When I was a young Ranger, we were doing an airfield seizure exercise at Cecil Field in Florida and while jumping in late one night my enormous watch (I like big, dumb, gadgety watches*) became tangled in the suspension lines of my parachute. When I landed, my attention went to my trapped left arm and instead of activating a canopy release assembly and deflating my chute, I started to unwrap the lines from my wrist. Unfortunately, the wind picked that moment to gust and instead of dragging me across the ground by my harness, my parachute stretched out the suspension lines wrapped around my wrist, extended my arm, and slowly pulled my shoulder out of socket.  

For years, that was my 10 when asked to describe my pain on a scale from 1 to 10 with 10 being the worst pain I’d ever felt. Later on when I first dislocated my other shoulder, it happened quickly and before it popped back into place, there was a moment when I marveled at how little it hurt compared to that other incident. I suppose there’s a lot of differing factors that went into these two experiences but the general mechanism of injury was the same, something tugging me by the wrist until my shoulder dislocated, so why the big difference in the pain levels? My personal theory is that it was the mental aspect that made the difference. In one situation, I was surprised, with no time to react or resist and in the other, I knew what was about to happen, tried to stop it from happening, but had to watch it slowly happen anyway. Now that I think of it, that would have hurt me if I’d watched it happen to someone else, so I’m sure the mental factor made up a lot of, if not the majority of the difference.

MS is like that………..What, too abrupt of a segue?

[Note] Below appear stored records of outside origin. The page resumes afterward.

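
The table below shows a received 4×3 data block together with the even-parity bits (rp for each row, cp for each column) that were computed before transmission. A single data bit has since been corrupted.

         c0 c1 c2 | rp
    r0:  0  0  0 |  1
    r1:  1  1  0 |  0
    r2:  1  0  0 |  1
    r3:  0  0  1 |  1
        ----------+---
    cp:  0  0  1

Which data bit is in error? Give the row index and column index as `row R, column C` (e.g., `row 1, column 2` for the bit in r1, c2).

Recompute each row's even parity and compare to rp:
  r0: data parity 0, sent rp 1 → mismatch
  r1: data parity 0, sent rp 0 → ok
  r2: data parity 1, sent rp 1 → ok
  r3: data parity 1, sent rp 1 → ok
Recompute each column's even parity and compare to cp:
  c0: data parity 0, sent cp 0 → ok
  c1: data parity 1, sent cp 0 → mismatch
  c2: data parity 1, sent cp 1 → ok
Exactly one row (r0) and one column (c1) fail → the flipped bit is at their intersection.

row 0, column 1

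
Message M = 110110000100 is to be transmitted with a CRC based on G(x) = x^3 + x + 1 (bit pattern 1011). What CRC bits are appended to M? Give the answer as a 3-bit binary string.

Append 3 zeros: 110110000100000. Divide by 1011 (XOR where the leading bit is 1):
  pos 0: 1101 XOR 1011 = 0110
  pos 1: 1101 XOR 1011 = 0110
  pos 2: 1100 XOR 1011 = 0111
  pos 3: 1110 XOR 1011 = 0101
  pos 4: 1010 XOR 1011 = 0001
  pos 7: 1010 XOR 1011 = 0001
  pos 10: 1000 XOR 1011 = 0011
Remainder (last 3 bits) = 110. This is the CRC / FCS.

110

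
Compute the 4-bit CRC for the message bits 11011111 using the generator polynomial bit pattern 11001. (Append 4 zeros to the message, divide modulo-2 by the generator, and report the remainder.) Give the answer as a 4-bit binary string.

0011

Append 4 zeros: 110111110000. Divide by 11001 (XOR where the leading bit is 1):
  pos 0: 11011 XOR 11001 = 00010
  pos 3: 10111 XOR 11001 = 01110
  pos 4: 11100 XOR 11001 = 00101
  pos 6: 10100 XOR 11001 = 01101
  pos 7: 11010 XOR 11001 = 00011
Remainder (last 4 bits) = 0011. This is the CRC / FCS.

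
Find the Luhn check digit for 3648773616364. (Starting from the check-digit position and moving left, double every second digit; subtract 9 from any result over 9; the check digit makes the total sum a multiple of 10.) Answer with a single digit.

Partial digits right→left: 4 6 3 6 1 6 3 7 7 8 4 6 3
Double every second digit counting from the check-digit position (so the 1st, 3rd, 5th, ... of the partial from the right).
  doubled (with −9 where >9): 8 6 2 6 5 8 6 → sum 41
  kept as-is: 6 6 6 7 8 6 → sum 39
Total = 41 + 39 = 80.
Check digit = (10 − (80 mod 10)) mod 10 = 0.

0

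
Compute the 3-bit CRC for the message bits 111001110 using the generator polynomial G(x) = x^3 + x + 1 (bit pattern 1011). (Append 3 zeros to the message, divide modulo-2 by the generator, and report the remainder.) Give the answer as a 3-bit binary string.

Append 3 zeros: 111001110000. Divide by 1011 (XOR where the leading bit is 1):
  pos 0: 1110 XOR 1011 = 0101
  pos 1: 1010 XOR 1011 = 0001
  pos 4: 1111 XOR 1011 = 0100
  pos 5: 1000 XOR 1011 = 0011
  pos 7: 1100 XOR 1011 = 0111
  pos 8: 1110 XOR 1011 = 0101
Remainder (last 3 bits) = 101. This is the CRC / FCS.

101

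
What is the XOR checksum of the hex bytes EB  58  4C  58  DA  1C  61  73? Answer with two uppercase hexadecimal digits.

XOR the bytes together:
  start with 0xEB
  0xEB ⊕ 0x58 = 0xB3
  0xB3 ⊕ 0x4C = 0xFF
  0xFF ⊕ 0x58 = 0xA7
  0xA7 ⊕ 0xDA = 0x7D
  0x7D ⊕ 0x1C = 0x61
  0x61 ⊕ 0x61 = 0x00
  0x00 ⊕ 0x73 = 0x73

73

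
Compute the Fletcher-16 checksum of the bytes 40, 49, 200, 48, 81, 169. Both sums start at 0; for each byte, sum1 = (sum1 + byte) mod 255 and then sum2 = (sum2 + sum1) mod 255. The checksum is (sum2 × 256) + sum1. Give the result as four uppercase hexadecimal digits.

Running sums (mod 255):
  after byte 0 (40): sum1=40, sum2=40
  after byte 1 (49): sum1=89, sum2=129
  after byte 2 (200): sum1=34, sum2=163
  after byte 3 (48): sum1=82, sum2=245
  after byte 4 (81): sum1=163, sum2=153
  after byte 5 (169): sum1=77, sum2=230
Checksum = sum2·256 + sum1 = 230·256 + 77 = 58957 = 0xE64D.

E64D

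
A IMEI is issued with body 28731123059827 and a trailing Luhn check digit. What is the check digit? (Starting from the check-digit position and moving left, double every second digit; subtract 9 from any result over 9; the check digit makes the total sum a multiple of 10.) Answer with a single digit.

3

Partial digits right→left: 7 2 8 9 5 0 3 2 1 1 3 7 8 2
Double every second digit counting from the check-digit position (so the 1st, 3rd, 5th, ... of the partial from the right).
  doubled (with −9 where >9): 5 7 1 6 2 6 7 → sum 34
  kept as-is: 2 9 0 2 1 7 2 → sum 23
Total = 34 + 23 = 57.
Check digit = (10 − (57 mod 10)) mod 10 = 3.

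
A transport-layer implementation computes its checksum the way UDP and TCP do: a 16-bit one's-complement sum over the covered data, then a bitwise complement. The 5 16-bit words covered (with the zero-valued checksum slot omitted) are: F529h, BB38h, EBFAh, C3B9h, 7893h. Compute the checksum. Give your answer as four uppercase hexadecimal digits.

One's-complement addition (fold any carry out of bit 15 back into bit 0):
  0xF529 + 0xBB38 = 0x1B061 → wrap carry → 0xB062
  0xB062 + 0xEBFA = 0x19C5C → wrap carry → 0x9C5D
  0x9C5D + 0xC3B9 = 0x16016 → wrap carry → 0x6017
  0x6017 + 0x7893 = 0x0D8AA
One's-complement sum = 0xD8AA.
Checksum = ~0xD8AA & 0xFFFF = 0x2755.

2755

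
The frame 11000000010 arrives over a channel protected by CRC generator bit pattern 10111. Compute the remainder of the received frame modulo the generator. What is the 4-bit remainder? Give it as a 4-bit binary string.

Modulo-2 division of 11000000010 by 10111:
  pos 0: 11000 XOR 10111 = 01111
  pos 1: 11110 XOR 10111 = 01001
  pos 2: 10010 XOR 10111 = 00101
  pos 4: 10100 XOR 10111 = 00011
Remainder = 1110 (nonzero — an error is detected).

1110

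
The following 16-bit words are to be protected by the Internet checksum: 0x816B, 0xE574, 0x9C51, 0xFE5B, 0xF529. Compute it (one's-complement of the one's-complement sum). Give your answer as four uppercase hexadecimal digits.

0948

One's-complement addition (fold any carry out of bit 15 back into bit 0):
  0x816B + 0xE574 = 0x166DF → wrap carry → 0x66E0
  0x66E0 + 0x9C51 = 0x10331 → wrap carry → 0x0332
  0x0332 + 0xFE5B = 0x1018D → wrap carry → 0x018E
  0x018E + 0xF529 = 0x0F6B7
One's-complement sum = 0xF6B7.
Checksum = ~0xF6B7 & 0xFFFF = 0x0948.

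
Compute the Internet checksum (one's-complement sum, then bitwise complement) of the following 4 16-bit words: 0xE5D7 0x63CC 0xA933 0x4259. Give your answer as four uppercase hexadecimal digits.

One's-complement addition (fold any carry out of bit 15 back into bit 0):
  0xE5D7 + 0x63CC = 0x149A3 → wrap carry → 0x49A4
  0x49A4 + 0xA933 = 0x0F2D7
  0xF2D7 + 0x4259 = 0x13530 → wrap carry → 0x3531
One's-complement sum = 0x3531.
Checksum = ~0x3531 & 0xFFFF = 0xCACE.

CACE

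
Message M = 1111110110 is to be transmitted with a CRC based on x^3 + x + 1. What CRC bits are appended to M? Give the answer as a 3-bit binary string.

100

Append 3 zeros: 1111110110000. Divide by 1011 (XOR where the leading bit is 1):
  pos 0: 1111 XOR 1011 = 0100
  pos 1: 1001 XOR 1011 = 0010
  pos 3: 1010 XOR 1011 = 0001
  pos 6: 1110 XOR 1011 = 0101
  pos 7: 1010 XOR 1011 = 0001
Remainder (last 3 bits) = 100. This is the CRC / FCS.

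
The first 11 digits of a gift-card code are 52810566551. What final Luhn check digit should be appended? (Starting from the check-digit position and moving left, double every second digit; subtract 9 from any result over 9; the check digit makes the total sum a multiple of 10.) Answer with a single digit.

7

Partial digits right→left: 1 5 5 6 6 5 0 1 8 2 5
Double every second digit counting from the check-digit position (so the 1st, 3rd, 5th, ... of the partial from the right).
  doubled (with −9 where >9): 2 1 3 0 7 1 → sum 14
  kept as-is: 5 6 5 1 2 → sum 19
Total = 14 + 19 = 33.
Check digit = (10 − (33 mod 10)) mod 10 = 7.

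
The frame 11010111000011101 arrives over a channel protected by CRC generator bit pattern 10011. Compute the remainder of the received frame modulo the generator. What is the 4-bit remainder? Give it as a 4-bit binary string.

Modulo-2 division of 11010111000011101 by 10011:
  pos 0: 11010 XOR 10011 = 01001
  pos 1: 10011 XOR 10011 = 00000
  pos 6: 11000 XOR 10011 = 01011
  pos 7: 10110 XOR 10011 = 00101
  pos 9: 10111 XOR 10011 = 00100
  pos 11: 10010 XOR 10011 = 00001
Remainder = 0011 (nonzero — an error is detected).

0011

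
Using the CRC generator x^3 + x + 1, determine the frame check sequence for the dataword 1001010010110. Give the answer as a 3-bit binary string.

Append 3 zeros: 1001010010110000. Divide by 1011 (XOR where the leading bit is 1):
  pos 0: 1001 XOR 1011 = 0010
  pos 2: 1001 XOR 1011 = 0010
  pos 4: 1000 XOR 1011 = 0011
  pos 6: 1110 XOR 1011 = 0101
  pos 7: 1011 XOR 1011 = 0000
  pos 11: 1000 XOR 1011 = 0011
Remainder (last 3 bits) = 110. This is the CRC / FCS.

110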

This is a multiple sclerosis blog, so you knew I’d eventually make some sort of comparison, right? 

Like I was saying, MS is like that. Don’t misunderstand, it would still be bad (not to mention, really confusing) if I suddenly woke up like this one day, but having it slowly happen while I watch, knowing what’s happening, but powerless to stop it, feels worse somehow. For me, the parachute isn’t pulling anymore. No new lesions and no active ones in 5 years (Ocrevus?), but with no way to heal the damage (remyelinate), those demyelinated areas eventually die, and the disability continues to progress, even if the disease doesn’t. 

The parachute isn’t pulling anymore, but the shoulder won’t pop back in. Great….now I’ve depressed myself. 

Come on remyelination therapy.

*My home page picture was taken about 12 years after the events of this story. Note the big, gadgety watch. Joke’s on you parachute, I didn’t learn anything.